Our culture is in a crisis of initiative.
People everywhere in all walks of life feel stuck in their work, hobbies, and social lives, but they see the alternatives as too big and challenging, so they endure just bearable limits. We celebrate entrepreneurship in top-rated television shows, magazines, movies, and biographies, but fewer and fewer people are actually starting companies. What has gone wrong, and how can we break free and take the lead in our own lives?
Joshua Spodek, PhD, MBA, author of Leadership Step by Step, shows us the startling truth: The TV shows, movies, books, and courses that celebrate entrepreneurship have turned it into an artificial performance competition, not only subverting it to serve their promoters' interests but undermining real initiative with myths and unattainable ideals.

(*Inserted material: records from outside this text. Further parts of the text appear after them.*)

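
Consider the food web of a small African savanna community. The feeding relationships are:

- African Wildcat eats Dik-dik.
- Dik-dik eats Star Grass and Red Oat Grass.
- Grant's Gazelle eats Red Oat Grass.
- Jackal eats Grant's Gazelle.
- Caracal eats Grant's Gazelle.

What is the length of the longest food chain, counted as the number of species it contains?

One longest chain: Red Oat Grass → Dik-dik → African Wildcat.
It has 3 species and 2 links.

3 species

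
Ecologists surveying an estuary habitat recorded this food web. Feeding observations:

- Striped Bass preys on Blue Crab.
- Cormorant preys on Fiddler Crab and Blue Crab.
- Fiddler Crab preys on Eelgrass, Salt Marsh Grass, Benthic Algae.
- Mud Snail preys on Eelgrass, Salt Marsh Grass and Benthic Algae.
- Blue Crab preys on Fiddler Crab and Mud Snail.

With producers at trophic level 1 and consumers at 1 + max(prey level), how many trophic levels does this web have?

Producers (level 1): Eelgrass, Salt Marsh Grass, Benthic Algae.
Eelgrass → Mud Snail → Blue Crab → Striped Bass gives Striped Bass level 4.
No species has a prey at level 4, so no species reaches level 5.

4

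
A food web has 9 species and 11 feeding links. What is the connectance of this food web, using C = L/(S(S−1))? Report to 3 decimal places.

C = 0.153

The web has S = 9 species and L = 11 feeding links.
C = L / (S(S−1)) = 11 / 72 = 0.1528 ≈ 0.153.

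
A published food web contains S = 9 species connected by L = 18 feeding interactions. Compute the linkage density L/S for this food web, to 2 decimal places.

There are L = 18 links among S = 9 species.
L/S = 18/9 = 2.0000 ≈ 2.00.

L/S = 2.00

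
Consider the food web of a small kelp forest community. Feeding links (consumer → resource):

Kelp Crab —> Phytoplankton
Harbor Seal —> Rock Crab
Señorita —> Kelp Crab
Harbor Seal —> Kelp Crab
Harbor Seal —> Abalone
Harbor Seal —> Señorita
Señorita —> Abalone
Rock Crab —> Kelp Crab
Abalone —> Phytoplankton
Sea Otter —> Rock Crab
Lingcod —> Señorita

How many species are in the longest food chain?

One longest chain: Phytoplankton → Kelp Crab → Señorita → Lingcod.
It has 4 species and 3 links.

4 species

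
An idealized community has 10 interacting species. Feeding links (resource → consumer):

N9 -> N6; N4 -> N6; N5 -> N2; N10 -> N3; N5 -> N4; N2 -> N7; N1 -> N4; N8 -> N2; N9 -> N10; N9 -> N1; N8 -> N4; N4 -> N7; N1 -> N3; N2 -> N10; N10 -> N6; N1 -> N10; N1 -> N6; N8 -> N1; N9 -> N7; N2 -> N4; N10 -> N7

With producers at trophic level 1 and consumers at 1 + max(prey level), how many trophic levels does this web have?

4

Producers (level 1): N8, N9, N5.
N8 → N2 → N10 → N3 gives N3 level 4.
No species has a prey at level 4, so no species reaches level 5.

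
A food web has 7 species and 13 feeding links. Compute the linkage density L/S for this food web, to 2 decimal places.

There are L = 13 links among S = 7 species.
L/S = 13/7 = 1.8571 ≈ 1.86.

L/S = 1.86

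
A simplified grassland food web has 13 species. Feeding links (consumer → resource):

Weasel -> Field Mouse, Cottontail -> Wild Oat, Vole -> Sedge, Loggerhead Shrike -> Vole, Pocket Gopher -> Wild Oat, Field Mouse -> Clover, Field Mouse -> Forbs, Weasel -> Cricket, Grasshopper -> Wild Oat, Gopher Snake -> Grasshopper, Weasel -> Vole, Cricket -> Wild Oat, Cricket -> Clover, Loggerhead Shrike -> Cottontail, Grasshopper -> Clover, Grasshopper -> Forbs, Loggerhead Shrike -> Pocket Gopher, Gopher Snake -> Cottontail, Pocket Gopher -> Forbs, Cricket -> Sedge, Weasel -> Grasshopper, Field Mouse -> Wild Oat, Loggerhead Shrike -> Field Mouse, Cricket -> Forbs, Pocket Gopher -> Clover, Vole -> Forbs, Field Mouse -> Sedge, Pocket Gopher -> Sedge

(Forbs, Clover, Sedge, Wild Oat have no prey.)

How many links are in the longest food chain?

One longest chain: Forbs → Cricket → Weasel.
It has 3 species and 2 links.

2 links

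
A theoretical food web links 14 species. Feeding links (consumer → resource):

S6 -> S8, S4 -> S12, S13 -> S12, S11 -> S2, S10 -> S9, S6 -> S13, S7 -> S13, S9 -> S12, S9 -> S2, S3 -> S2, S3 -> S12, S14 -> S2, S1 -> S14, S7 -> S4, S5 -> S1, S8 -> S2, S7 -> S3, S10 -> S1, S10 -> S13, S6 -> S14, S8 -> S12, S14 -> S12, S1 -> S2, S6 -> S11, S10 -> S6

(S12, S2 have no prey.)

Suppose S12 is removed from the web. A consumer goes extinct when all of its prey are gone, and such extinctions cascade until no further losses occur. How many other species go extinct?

2

Remove S12.
Round 1: S4 (all prey gone), S13 (all prey gone) → extinct.
No further losses. Total secondary extinctions: 2.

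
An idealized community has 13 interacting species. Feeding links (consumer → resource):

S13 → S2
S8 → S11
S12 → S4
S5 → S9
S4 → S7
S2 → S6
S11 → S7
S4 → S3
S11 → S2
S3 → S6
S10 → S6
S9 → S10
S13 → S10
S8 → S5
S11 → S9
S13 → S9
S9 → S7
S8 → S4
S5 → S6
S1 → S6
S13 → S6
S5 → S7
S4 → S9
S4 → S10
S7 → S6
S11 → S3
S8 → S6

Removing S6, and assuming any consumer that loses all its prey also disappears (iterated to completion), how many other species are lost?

12

Remove S6.
Round 1: S1 (all prey gone), S10 (all prey gone), S2 (all prey gone), S3 (all prey gone), S7 (all prey gone) → extinct.
Round 2: S9 (all prey gone) → extinct.
Round 3: S5 (all prey gone), S13 (all prey gone), S4 (all prey gone), S11 (all prey gone) → extinct.
Round 4: S12 (all prey gone), S8 (all prey gone) → extinct.
No further losses. Total secondary extinctions: 12.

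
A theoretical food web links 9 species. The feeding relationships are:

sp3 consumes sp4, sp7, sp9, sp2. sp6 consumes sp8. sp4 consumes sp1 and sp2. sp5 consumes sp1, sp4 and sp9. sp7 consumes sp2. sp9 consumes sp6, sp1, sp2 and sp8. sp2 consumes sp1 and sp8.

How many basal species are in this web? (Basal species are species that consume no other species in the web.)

Basal species (no prey listed): sp8, sp1.
Count: 2.

2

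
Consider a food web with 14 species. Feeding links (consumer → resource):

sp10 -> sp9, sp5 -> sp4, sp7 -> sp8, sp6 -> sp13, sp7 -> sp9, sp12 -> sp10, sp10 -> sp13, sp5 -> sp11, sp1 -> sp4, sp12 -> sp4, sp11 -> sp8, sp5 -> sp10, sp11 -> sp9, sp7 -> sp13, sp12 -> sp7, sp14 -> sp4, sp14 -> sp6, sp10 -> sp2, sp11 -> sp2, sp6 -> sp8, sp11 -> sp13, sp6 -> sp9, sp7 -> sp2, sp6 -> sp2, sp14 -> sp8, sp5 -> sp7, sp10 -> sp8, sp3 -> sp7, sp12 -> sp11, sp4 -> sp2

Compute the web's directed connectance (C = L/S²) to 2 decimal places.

C = 0.15

The web has S = 14 species and L = 30 feeding links.
C = L / S² = 30 / 196 = 0.1531 ≈ 0.15.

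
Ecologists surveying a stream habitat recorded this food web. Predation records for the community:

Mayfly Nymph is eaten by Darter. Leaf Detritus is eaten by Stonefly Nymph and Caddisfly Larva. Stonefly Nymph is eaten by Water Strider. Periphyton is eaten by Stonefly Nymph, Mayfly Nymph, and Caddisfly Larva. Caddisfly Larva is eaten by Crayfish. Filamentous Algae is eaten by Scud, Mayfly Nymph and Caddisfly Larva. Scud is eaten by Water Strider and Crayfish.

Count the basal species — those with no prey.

Basal species (no prey listed): Leaf Detritus, Periphyton, Filamentous Algae.
Count: 3.

3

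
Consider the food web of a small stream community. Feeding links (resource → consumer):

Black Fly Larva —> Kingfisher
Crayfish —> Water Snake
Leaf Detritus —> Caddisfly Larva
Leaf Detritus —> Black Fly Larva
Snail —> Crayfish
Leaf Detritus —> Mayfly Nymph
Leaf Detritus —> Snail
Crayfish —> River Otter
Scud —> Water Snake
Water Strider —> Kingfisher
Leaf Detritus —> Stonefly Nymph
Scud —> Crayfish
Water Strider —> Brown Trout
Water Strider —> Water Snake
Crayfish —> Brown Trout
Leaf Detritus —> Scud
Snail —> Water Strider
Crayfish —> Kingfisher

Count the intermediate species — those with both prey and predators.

Intermediate species (has both prey and predators): Snail, Black Fly Larva, Scud, Crayfish, Water Strider.
Count: 5.

5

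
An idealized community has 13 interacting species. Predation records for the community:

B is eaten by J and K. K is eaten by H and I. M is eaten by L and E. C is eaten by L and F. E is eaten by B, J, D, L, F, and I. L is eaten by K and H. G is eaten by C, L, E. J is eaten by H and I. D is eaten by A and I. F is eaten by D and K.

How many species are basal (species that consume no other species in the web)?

Basal species (no prey listed): G, M.
Count: 2.

2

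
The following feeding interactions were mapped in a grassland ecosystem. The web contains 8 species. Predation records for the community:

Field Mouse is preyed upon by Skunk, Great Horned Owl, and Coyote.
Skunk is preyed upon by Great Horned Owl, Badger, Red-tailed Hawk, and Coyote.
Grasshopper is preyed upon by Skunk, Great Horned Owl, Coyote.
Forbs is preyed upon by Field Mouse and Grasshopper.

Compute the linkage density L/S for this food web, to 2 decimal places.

There are L = 12 links among S = 8 species.
L/S = 12/8 = 1.5000 ≈ 1.50.

L/S = 1.50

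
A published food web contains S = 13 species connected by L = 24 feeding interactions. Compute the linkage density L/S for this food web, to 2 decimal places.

There are L = 24 links among S = 13 species.
L/S = 24/13 = 1.8462 ≈ 1.85.

L/S = 1.85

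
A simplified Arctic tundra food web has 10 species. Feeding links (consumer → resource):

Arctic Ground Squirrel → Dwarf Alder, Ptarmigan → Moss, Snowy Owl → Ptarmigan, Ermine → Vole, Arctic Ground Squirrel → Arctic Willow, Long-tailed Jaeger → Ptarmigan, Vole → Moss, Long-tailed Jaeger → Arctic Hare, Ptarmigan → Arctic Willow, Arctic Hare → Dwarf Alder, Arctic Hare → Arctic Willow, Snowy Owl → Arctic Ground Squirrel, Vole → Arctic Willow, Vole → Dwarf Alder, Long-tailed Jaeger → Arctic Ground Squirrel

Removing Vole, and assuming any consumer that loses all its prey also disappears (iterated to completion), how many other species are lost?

Remove Vole.
Round 1: Ermine (all prey gone) → extinct.
No further losses. Total secondary extinctions: 1.

1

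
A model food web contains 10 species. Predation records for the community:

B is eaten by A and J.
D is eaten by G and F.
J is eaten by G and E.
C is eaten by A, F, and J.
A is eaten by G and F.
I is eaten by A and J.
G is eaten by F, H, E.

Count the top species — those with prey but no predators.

Top species (has prey, but nothing eats it): E, H, F.
Count: 3.

3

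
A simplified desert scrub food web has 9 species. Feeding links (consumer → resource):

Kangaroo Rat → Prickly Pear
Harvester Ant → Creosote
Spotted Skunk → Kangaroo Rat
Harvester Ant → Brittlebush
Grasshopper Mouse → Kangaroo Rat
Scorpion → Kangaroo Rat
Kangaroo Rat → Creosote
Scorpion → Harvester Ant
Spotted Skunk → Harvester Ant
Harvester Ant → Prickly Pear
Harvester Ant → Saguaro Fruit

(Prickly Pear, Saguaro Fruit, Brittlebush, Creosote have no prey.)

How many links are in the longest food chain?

2 links

One longest chain: Prickly Pear → Kangaroo Rat → Grasshopper Mouse.
It has 3 species and 2 links.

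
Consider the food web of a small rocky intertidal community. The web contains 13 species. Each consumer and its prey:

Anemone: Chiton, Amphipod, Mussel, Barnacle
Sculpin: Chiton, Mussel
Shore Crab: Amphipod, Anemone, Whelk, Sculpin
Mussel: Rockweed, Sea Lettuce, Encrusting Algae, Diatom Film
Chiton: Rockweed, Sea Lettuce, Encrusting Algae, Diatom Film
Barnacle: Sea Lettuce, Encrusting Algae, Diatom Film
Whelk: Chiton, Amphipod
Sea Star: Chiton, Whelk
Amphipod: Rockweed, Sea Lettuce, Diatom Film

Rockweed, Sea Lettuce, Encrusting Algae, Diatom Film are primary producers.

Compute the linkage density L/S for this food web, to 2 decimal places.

There are L = 28 links among S = 13 species.
L/S = 28/13 = 2.1538 ≈ 2.15.

L/S = 2.15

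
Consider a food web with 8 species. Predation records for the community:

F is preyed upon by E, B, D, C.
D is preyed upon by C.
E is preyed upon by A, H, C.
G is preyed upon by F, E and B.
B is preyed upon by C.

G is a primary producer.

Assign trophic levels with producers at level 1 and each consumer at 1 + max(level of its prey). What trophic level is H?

G is a producer → level 1.
F eats G → level 2.
E eats F (level 2); other prey at levels: G 1 → level 3.
H eats E → level 4.

Trophic level 4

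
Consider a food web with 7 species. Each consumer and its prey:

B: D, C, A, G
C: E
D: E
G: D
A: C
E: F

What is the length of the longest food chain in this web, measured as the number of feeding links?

One longest chain: F → E → C → A → B.
It has 5 species and 4 links.

4 links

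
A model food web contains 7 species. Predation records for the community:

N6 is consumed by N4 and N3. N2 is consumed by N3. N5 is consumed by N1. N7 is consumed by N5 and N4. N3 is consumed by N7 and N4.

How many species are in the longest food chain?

5 species

One longest chain: N2 → N3 → N7 → N5 → N1.
It has 5 species and 4 links.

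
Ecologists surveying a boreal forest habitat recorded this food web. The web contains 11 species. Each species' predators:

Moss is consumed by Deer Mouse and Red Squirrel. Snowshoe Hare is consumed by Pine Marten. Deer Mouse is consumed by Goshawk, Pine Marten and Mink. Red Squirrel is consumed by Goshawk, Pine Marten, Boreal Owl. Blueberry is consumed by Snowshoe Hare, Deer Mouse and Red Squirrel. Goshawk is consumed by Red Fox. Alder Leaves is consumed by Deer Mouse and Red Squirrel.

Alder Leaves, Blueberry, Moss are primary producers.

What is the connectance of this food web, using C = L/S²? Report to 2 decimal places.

The web has S = 11 species and L = 15 feeding links.
C = L / S² = 15 / 121 = 0.1240 ≈ 0.12.

C = 0.12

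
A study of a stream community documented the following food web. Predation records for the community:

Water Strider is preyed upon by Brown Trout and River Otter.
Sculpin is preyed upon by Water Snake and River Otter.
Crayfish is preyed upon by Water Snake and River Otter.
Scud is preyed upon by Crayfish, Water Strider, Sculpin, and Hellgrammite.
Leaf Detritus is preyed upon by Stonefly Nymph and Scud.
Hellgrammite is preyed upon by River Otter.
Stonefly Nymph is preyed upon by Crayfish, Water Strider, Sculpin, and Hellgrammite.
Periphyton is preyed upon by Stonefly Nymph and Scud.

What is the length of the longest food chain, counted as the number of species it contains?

4 species

One longest chain: Leaf Detritus → Stonefly Nymph → Water Strider → Brown Trout.
It has 4 species and 3 links.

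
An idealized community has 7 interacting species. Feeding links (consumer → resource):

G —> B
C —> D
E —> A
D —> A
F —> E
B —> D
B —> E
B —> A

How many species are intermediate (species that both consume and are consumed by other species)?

Intermediate species (has both prey and predators): E, D, B.
Count: 3.

3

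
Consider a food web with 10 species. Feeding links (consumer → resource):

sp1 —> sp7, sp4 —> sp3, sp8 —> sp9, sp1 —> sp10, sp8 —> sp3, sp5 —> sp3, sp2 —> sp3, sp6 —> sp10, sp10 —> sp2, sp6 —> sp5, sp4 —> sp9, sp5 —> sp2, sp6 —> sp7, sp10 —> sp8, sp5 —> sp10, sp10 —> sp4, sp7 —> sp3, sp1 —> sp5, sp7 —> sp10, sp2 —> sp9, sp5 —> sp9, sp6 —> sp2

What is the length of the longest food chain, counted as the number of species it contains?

5 species

One longest chain: sp9 → sp2 → sp10 → sp5 → sp6.
It has 5 species and 4 links.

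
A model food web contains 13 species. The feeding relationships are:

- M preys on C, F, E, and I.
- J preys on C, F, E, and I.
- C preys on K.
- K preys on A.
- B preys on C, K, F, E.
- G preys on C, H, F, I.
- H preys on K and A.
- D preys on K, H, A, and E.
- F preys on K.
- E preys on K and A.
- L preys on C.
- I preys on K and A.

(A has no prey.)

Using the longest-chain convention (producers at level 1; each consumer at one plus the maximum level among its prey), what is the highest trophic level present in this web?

Producers (level 1): A.
A → K → H → G gives G level 4.
No species has a prey at level 4, so no species reaches level 5.

4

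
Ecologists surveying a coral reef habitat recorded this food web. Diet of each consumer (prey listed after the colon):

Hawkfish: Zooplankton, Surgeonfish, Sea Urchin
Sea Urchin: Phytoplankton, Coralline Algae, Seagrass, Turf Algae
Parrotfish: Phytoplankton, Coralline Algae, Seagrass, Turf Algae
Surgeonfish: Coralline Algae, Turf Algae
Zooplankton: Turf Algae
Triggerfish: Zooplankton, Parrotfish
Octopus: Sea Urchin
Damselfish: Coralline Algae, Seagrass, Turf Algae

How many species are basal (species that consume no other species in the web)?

Basal species (no prey listed): Phytoplankton, Coralline Algae, Seagrass, Turf Algae.
Count: 4.

4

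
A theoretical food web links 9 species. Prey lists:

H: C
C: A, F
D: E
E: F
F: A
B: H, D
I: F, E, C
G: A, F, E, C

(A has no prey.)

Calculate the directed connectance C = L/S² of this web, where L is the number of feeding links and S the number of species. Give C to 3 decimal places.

C = 0.185

The web has S = 9 species and L = 15 feeding links.
C = L / S² = 15 / 81 = 0.1852 ≈ 0.185.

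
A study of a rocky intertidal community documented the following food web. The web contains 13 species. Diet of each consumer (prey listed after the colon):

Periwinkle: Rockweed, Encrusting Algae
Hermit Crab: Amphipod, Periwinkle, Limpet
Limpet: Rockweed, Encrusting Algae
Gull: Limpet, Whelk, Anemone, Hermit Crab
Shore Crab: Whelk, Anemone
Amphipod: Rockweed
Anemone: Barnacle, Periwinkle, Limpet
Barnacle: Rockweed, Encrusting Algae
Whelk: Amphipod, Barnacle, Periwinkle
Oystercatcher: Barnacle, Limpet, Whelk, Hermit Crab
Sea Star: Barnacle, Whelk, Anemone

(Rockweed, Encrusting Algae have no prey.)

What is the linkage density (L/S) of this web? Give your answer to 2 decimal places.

There are L = 29 links among S = 13 species.
L/S = 29/13 = 2.2308 ≈ 2.23.

L/S = 2.23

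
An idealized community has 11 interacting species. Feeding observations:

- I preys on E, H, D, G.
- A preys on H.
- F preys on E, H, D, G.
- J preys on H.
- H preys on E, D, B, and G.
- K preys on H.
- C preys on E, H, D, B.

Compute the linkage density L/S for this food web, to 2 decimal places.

There are L = 19 links among S = 11 species.
L/S = 19/11 = 1.7273 ≈ 1.73.

L/S = 1.73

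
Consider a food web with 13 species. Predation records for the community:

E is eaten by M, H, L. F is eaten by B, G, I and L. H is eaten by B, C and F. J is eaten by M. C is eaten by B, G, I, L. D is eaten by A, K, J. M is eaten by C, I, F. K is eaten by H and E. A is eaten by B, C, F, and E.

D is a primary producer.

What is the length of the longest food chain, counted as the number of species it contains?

6 species

One longest chain: D → K → E → H → C → I.
It has 6 species and 5 links.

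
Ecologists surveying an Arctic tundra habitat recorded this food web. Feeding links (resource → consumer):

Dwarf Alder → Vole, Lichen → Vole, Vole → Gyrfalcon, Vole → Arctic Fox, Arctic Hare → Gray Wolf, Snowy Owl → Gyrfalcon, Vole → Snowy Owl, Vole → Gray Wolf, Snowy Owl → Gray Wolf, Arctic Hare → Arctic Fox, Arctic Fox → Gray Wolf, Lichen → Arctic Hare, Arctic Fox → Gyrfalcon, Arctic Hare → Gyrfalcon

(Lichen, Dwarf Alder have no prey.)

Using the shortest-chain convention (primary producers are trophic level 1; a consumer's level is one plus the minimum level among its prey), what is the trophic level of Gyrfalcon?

Trophic level 3

Lichen is a producer → level 1.
Vole eats Lichen → level 2.
Gyrfalcon eats Vole → level 3.
No prey of Gyrfalcon is below level 2, so 3 is the minimum.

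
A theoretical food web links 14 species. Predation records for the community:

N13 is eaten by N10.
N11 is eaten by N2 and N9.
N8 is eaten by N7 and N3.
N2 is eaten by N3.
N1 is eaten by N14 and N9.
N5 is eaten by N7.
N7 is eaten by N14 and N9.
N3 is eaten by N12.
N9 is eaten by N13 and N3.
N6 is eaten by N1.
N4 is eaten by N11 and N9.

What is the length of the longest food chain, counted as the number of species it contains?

5 species

One longest chain: N6 → N1 → N9 → N13 → N10.
It has 5 species and 4 links.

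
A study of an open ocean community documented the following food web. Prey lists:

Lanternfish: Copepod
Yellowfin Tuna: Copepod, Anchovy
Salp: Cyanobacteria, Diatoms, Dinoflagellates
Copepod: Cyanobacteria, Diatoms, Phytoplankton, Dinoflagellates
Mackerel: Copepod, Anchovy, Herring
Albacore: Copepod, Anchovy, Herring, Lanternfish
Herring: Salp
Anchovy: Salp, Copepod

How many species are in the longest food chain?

4 species

One longest chain: Cyanobacteria → Salp → Anchovy → Mackerel.
It has 4 species and 3 links.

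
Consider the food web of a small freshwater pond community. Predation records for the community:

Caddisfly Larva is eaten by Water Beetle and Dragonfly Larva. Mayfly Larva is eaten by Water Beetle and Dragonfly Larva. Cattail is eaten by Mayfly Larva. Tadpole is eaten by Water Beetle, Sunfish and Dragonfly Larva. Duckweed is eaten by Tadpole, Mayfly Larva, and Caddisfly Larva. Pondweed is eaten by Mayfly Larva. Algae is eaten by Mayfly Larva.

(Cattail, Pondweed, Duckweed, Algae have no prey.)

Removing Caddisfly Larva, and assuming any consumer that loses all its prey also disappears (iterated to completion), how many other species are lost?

0

Remove Caddisfly Larva.
Every predator of it retains at least one other prey: Dragonfly Larva still has Tadpole, Mayfly Larva; Water Beetle still has Tadpole, Mayfly Larva.
No consumer loses all prey, so no secondary extinctions occur.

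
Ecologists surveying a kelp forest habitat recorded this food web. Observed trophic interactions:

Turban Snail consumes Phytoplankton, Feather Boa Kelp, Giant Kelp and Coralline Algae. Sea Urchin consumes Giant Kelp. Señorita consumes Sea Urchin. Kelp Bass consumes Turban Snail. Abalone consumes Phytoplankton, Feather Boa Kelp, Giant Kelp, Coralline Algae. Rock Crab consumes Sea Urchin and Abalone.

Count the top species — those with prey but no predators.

Top species (has prey, but nothing eats it): Rock Crab, Kelp Bass, Señorita.
Count: 3.

3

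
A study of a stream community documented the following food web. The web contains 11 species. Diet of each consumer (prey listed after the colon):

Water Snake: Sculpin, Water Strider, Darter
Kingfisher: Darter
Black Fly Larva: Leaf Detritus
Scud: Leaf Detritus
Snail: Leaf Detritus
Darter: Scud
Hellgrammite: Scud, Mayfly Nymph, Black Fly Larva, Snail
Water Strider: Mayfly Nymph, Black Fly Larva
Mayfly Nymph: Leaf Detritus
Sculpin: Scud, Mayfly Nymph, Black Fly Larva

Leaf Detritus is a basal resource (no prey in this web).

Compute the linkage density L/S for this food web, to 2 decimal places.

There are L = 18 links among S = 11 species.
L/S = 18/11 = 1.6364 ≈ 1.64.

L/S = 1.64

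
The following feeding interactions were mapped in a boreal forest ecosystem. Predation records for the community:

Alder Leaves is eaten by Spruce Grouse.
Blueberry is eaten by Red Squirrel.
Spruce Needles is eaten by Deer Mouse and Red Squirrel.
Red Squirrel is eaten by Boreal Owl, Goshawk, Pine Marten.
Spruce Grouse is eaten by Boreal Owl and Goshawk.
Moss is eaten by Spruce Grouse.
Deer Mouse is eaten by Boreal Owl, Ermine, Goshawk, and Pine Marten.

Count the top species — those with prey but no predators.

4

Top species (has prey, but nothing eats it): Pine Marten, Goshawk, Ermine, Boreal Owl.
Count: 4.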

Worse still, our education system, far from helping us break free, leaves us with fewer options and less self-direction. Courses in business often skip over the hard part or leave students stuck in theory without any practice.
In Initiative, Spodek presents a practice-based method, not ideas or abstract principles but a sequence of concrete exercises that will lead you to discover and develop passions and take initiative--even if you don't yet know what you want to take initiative on.
Spodek's Method Initiative exercises have been tested and refined over years in his popular course at New York University. Spodek illustrates the problem and the solution with stories of students in his course who have started with only a vague idea--or not even that--and have taken initiatives that have transformed their lives and the lives of others.